Nothing like another anniversary to prompt a newsletter. Oh, and a new implant!
It’s been a terrible few months. Yes, I’m alright. I’m always alright. Glass is always half full, although it is getting less full. I’m getting tired.
Twelve years and counting now and although Theo and I are establishing a new life, the sacrifices are becoming harder to live with… without.
I’m only feeling disappointed because my hope has been interrupted. I was pacing up so well and the thing is, I’ll never know what popped this time and caused the glitch to my sacral stimulation implant.
I’m finding it draining to advocate and blog my experiences. But also, I don’t feel my voice is as necessary anymore.
There’s alot of help out there now… if someone wants it. It’s too hard to keep documenting this story.
I also spend many moments feeling the more we learn, the less we know.
What I want to do with this lived experience is more significant than blog my inabilities and unique experiences. It’s tiring being a story, on a journey, that at the core, doesn’t help another person. I realise it helps professionals and I feel I’ve done enough of that. But each of us need to find our own way through chronic pain.
And what makes the story telling and advocacy even harder, is that it greatly impacts on my capacity to earn a living. As much as the patient experience is valued it is always expected to be shared for free. I can’t afford that anymore.
Above all, I want to be known for my creativity and where it aligned with chronic pain to influence behaviour change – specifically the structure of appointments.
Of all the industries out there, health’s communication and appointment structure is lacking in evolution I believe. We are communicating in a most primitive (and very expensive) way. Hence my efforts will mostly be spent on PainTrain – My Health Summary.
Having stated the above, and taking seriously my recovery requirements and my limited capacity for income, I’m now going to take the chance to excuse myself for a bit.

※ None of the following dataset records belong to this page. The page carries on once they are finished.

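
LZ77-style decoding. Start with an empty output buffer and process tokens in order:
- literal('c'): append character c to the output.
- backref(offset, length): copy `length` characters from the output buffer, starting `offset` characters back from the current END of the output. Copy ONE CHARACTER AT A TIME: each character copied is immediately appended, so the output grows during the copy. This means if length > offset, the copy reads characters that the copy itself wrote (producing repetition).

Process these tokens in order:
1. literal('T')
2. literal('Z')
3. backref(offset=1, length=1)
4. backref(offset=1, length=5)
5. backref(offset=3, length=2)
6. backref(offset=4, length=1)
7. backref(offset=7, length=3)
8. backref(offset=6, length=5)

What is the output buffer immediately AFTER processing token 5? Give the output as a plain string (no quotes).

Token 1: literal('T'). Output: "T"
Token 2: literal('Z'). Output: "TZ"
Token 3: backref(off=1, len=1). Copied 'Z' from pos 1. Output: "TZZ"
Token 4: backref(off=1, len=5) (overlapping!). Copied 'ZZZZZ' from pos 2. Output: "TZZZZZZZ"
Token 5: backref(off=3, len=2). Copied 'ZZ' from pos 5. Output: "TZZZZZZZZZ"

Answer: TZZZZZZZZZ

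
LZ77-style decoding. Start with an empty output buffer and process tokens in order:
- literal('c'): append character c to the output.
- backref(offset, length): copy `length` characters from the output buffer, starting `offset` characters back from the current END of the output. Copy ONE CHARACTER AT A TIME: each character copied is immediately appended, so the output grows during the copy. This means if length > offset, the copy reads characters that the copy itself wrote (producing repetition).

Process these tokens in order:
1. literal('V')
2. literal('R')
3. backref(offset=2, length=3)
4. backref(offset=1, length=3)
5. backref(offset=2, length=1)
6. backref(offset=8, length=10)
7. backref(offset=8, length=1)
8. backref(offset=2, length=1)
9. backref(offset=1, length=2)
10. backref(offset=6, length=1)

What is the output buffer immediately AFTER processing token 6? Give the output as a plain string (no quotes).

Token 1: literal('V'). Output: "V"
Token 2: literal('R'). Output: "VR"
Token 3: backref(off=2, len=3) (overlapping!). Copied 'VRV' from pos 0. Output: "VRVRV"
Token 4: backref(off=1, len=3) (overlapping!). Copied 'VVV' from pos 4. Output: "VRVRVVVV"
Token 5: backref(off=2, len=1). Copied 'V' from pos 6. Output: "VRVRVVVVV"
Token 6: backref(off=8, len=10) (overlapping!). Copied 'RVRVVVVVRV' from pos 1. Output: "VRVRVVVVVRVRVVVVVRV"

Answer: VRVRVVVVVRVRVVVVVRV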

I cut to the chase on the home page of pudendalnerve.com.au. It’s not what anyone would want to read or want to do if they’re lost in chronic pain. I would not have believed that my health issue was complex.

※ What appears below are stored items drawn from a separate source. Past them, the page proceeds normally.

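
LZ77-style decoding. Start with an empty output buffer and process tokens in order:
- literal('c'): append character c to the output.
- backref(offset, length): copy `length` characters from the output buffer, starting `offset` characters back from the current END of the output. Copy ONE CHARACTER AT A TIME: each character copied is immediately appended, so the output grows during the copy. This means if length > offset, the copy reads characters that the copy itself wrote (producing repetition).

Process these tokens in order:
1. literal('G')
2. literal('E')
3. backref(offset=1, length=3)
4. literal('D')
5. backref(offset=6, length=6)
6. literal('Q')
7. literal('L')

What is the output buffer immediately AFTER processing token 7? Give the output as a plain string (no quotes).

Token 1: literal('G'). Output: "G"
Token 2: literal('E'). Output: "GE"
Token 3: backref(off=1, len=3) (overlapping!). Copied 'EEE' from pos 1. Output: "GEEEE"
Token 4: literal('D'). Output: "GEEEED"
Token 5: backref(off=6, len=6). Copied 'GEEEED' from pos 0. Output: "GEEEEDGEEEED"
Token 6: literal('Q'). Output: "GEEEEDGEEEEDQ"
Token 7: literal('L'). Output: "GEEEEDGEEEEDQL"

Answer: GEEEEDGEEEEDQL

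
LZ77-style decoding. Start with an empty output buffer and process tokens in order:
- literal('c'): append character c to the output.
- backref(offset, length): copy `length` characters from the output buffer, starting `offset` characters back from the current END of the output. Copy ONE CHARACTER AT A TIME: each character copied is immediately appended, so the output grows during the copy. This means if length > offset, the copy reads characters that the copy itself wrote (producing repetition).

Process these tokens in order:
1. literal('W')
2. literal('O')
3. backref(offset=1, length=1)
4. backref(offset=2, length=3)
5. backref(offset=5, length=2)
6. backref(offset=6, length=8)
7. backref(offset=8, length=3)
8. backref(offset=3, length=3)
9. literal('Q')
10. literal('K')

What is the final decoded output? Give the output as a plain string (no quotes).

Token 1: literal('W'). Output: "W"
Token 2: literal('O'). Output: "WO"
Token 3: backref(off=1, len=1). Copied 'O' from pos 1. Output: "WOO"
Token 4: backref(off=2, len=3) (overlapping!). Copied 'OOO' from pos 1. Output: "WOOOOO"
Token 5: backref(off=5, len=2). Copied 'OO' from pos 1. Output: "WOOOOOOO"
Token 6: backref(off=6, len=8) (overlapping!). Copied 'OOOOOOOO' from pos 2. Output: "WOOOOOOOOOOOOOOO"
Token 7: backref(off=8, len=3). Copied 'OOO' from pos 8. Output: "WOOOOOOOOOOOOOOOOOO"
Token 8: backref(off=3, len=3). Copied 'OOO' from pos 16. Output: "WOOOOOOOOOOOOOOOOOOOOO"
Token 9: literal('Q'). Output: "WOOOOOOOOOOOOOOOOOOOOOQ"
Token 10: literal('K'). Output: "WOOOOOOOOOOOOOOOOOOOOOQK"

Answer: WOOOOOOOOOOOOOOOOOOOOOQK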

Whether you’re a professional or someone living with chronic pain, I’ll leave you with my top 4 resources for finding better pain education, better management, and better treatment:
Pain Learn | Pain Do | Pain Manage | Pain Specialists
À bientôt… and thank YOU!
Hi Soula. I fully undetstand and likewise it has been a struggle for me, your old friend from aworkcovervictimsdiary. I have been very inactive and recently all got put on hold as I broke (after complete dislocation) my total reverse shoulder prosthesis. Upcoming major ortho vasc and neuro surgery. ..and here we go again… I wanted to ask you a huge favour and that is to let your interested readers know that my blog was compromised on 22 march with the theft/hack and ransom of my domain! So no option but purchase a new one and aworkcovervictimsdiary can now be found on http://www.aworkcovervictimsdiary.com.au (so .au at the end). It would be nice to catch up after all these years… Thank you and my thoughts are with you.
Hi Soula,
I’ve been following your blog for a few years now ( I have had diagnosed Pudendal Neuralgia for 71/2 years) and I will certainly miss hearing of your experiences. However, I totally understand your needing a break. It must take up a big chunk of your time.

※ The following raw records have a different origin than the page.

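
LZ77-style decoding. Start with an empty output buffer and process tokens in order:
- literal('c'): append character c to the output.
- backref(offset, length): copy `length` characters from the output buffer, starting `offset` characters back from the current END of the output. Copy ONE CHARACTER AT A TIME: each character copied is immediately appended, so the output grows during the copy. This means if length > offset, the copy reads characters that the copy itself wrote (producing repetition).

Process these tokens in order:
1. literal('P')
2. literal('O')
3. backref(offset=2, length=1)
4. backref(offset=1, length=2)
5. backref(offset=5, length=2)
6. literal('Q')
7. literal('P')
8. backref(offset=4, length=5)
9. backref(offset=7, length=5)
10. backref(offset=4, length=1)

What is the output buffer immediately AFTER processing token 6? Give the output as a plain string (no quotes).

Answer: POPPPPOQ

Derivation:
Token 1: literal('P'). Output: "P"
Token 2: literal('O'). Output: "PO"
Token 3: backref(off=2, len=1). Copied 'P' from pos 0. Output: "POP"
Token 4: backref(off=1, len=2) (overlapping!). Copied 'PP' from pos 2. Output: "POPPP"
Token 5: backref(off=5, len=2). Copied 'PO' from pos 0. Output: "POPPPPO"
Token 6: literal('Q'). Output: "POPPPPOQ"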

I hope we hear from you again from time to time! Your voice IS still needed!
All the best
Leonette Bernard
Hi Soula, your story has helped me. I only started this chronic pain journey in 2017. I think I stumbled across your website in a desperate search for answers. I’m on worker’s comp & the system is a nightmare. I’m also an artist & yes the most frustrating thing for me is my lack of productivity. I’m so slow at getting anything done these days. All my drawings seem to go wonky… maybe from the meds?? I’m single & I worry about how I will be able to make enough money to support myself in the future. I love that you told your story in an art book. That’s really inspiring. I can understand you needing a break. I’m so weary from this journey I don’t know how others hang in there so long!
I think I’ll be getting an implant this year. I’m nervous about it, but hopefully it will help. I’ve read that they wriggle about & disconnect all the time, so it’s probably nothing you did, but frustrating all the same!
I hope you find some time of refreshing & breaks from the pain & that your capacity to earn is blessed & multipled day by day.
Souls
Sorry that your pain had gotten worse.
You will always have my support and prayers.
We have moved to North Carolina to be near our 9nly Grandchild- a sweet beautiful and happy girl of 3 1/2.
Each time she smiles, I smile.
I am hopefully done with surgeries, and must find a way to lose weight and be more mobile. A trip to Disney World is scheduled for her 4th Birthday.